Clockwise from left: Izmir Basha, Arlind Palushi, Marius Kuci, Arsid Mataj, Alfred Gashi, Rigels Hadushaj, Ervis Dervishi and Fatos Metalia PICTURES: ESSEX POLICE

Judge Brown told ringleader Nelson Alliaj: ‘I am sure that, having been deported from the UK early in 2018, you came back to the UK unlawfully with the sole intention of operating this conspiracy.

‘Whether it was already up and running or whether it was initiated in the spring of 2018 when you returned is not clear.

‘This was a serious organised crime and you were at the heart of it.’

She added: ‘It is a serious aggravating feature that you re-entered the UK having been deported to carry out this criminal enterprise.

Affluent area: Royal Tunbridge Wells in Kent

‘You had no regard to the casualties you would cause, both in terms of the drug users themselves, the knock on effects of drug crime or the wider communities.’

The judge branded Ervis Dervishi, 21, Alliaj’s ‘lieutenant and safe pair of hands’.

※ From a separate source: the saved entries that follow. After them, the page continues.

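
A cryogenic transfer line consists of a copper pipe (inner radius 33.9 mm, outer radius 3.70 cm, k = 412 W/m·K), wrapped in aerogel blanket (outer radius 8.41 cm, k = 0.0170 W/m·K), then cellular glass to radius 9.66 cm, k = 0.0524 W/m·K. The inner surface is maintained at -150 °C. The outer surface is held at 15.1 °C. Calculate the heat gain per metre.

Q' = 20.4 W/m

Treat each layer as a resistance in series:
  R'_copper = ln(0.0370/0.0339)/(2πk) = 0.08750/(2π·412) = 3.380×10^-5 m·K/W
  R'_aerogel blanket = ln(0.0841/0.0370)/(2πk) = 0.8211/(2π·0.0170) = 7.687 m·K/W
  R'_cellular glass = ln(0.0966/0.0841)/(2πk) = 0.1386/(2π·0.0524) = 0.4209 m·K/W
ΣR = 3.380×10^-5 + 7.687 + 0.4209 = 8.108 m·K/W
Q' = ΔT/ΣR = (-150 °C − 15.1 °C)/8.108 = -20.4 W/m
(Negative Q' ⇒ heat flows inward; heat gain = 20.4 W/m.)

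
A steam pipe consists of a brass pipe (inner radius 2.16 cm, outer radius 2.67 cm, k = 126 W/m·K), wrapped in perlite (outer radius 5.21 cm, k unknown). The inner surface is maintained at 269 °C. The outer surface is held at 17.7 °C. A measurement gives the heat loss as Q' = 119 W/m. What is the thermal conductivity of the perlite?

ΣR = ΔT/Q' = |269 − 17.7|/119 = 2.112 m·K/W
Known resistances:
  R'_brass = ln(0.0267/0.0216)/(2πk) = 0.2120/(2π·126) = 2.677×10^-4 m·K/W
R_perlite = ΣR − ΣR_known = 2.112 − 2.677×10^-4 = 2.112 m·K/W
ln(r₂/r₁)/(2πk) = 2.112 ⇒ k = 0.6685/(2π·2.112) = 0.0504 W/m·K

k = 0.0504 W/m·K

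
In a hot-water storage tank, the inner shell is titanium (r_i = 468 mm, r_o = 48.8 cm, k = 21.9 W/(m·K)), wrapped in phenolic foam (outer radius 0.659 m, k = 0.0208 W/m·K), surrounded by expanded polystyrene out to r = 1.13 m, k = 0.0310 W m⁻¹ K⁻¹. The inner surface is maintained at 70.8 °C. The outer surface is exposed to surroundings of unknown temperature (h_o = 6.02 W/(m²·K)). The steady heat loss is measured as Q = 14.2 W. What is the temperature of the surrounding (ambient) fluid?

T_out = 18.7 °C

Sum the resistances:
  R_titanium = (1/0.468 − 1/0.488)/(4πk) = 0.08757/(4π·21.9) = 3.182×10^-4 K/W
  R_phenolic foam = (1/0.488 − 1/0.659)/(4πk) = 0.5317/(4π·0.0208) = 2.034 K/W
  R_expanded polystyrene = (1/0.659 − 1/1.13)/(4πk) = 0.6325/(4π·0.0310) = 1.624 K/W
  R_conv,out = 1/(4πr²h) = 1/(4π·1.13²·6.02) = 0.01035 K/W
ΣR = 3.669 K/W
ΔT = Q·ΣR = 14.2 × 3.669 = 52.10 K
Heat flows outward, so T_out = T_in − ΔT = 70.8 − 52.10 = 18.7 °C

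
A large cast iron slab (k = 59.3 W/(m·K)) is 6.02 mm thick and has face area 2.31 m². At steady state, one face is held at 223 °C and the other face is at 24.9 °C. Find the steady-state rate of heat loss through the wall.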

Dervishi organised houses, car insurance and other administrative detail to carry out the operation.

The judge said: ‘You were a safe pair of hands trusted to initiate the likes of Sadrijaq into the ways of the operation.’

Dervishi was banned from the UK for a similar offence but returned shortly after to take part in the conspiracy.

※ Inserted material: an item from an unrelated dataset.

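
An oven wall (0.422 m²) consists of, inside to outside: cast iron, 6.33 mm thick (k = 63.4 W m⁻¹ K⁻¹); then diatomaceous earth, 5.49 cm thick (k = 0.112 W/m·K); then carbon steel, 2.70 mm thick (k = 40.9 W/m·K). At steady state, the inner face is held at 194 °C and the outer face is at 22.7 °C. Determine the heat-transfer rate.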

Judge Brown told Canterbury Crown Court how the scheme fell apart after a number of police stings.

One courier, Mataj Arsid, 24, supplied cocaine to an undercover police officer before his arrest.

Alliaj, of no fixed abode, was jailed for 15 years, which will run concurrently with a nine year sentence for production of Class B drugs.

Dervishi, 21, of Colchester, Essex, was sentenced to seven years, and the other eight gang members, all aged 19 to 26, were jailed for between three and seven years.

The only legal UK citizen, Xhensil Vucaj, 18, of Thornton Heath, was sentenced to two years suspended for two years and 200 hours unpaid work.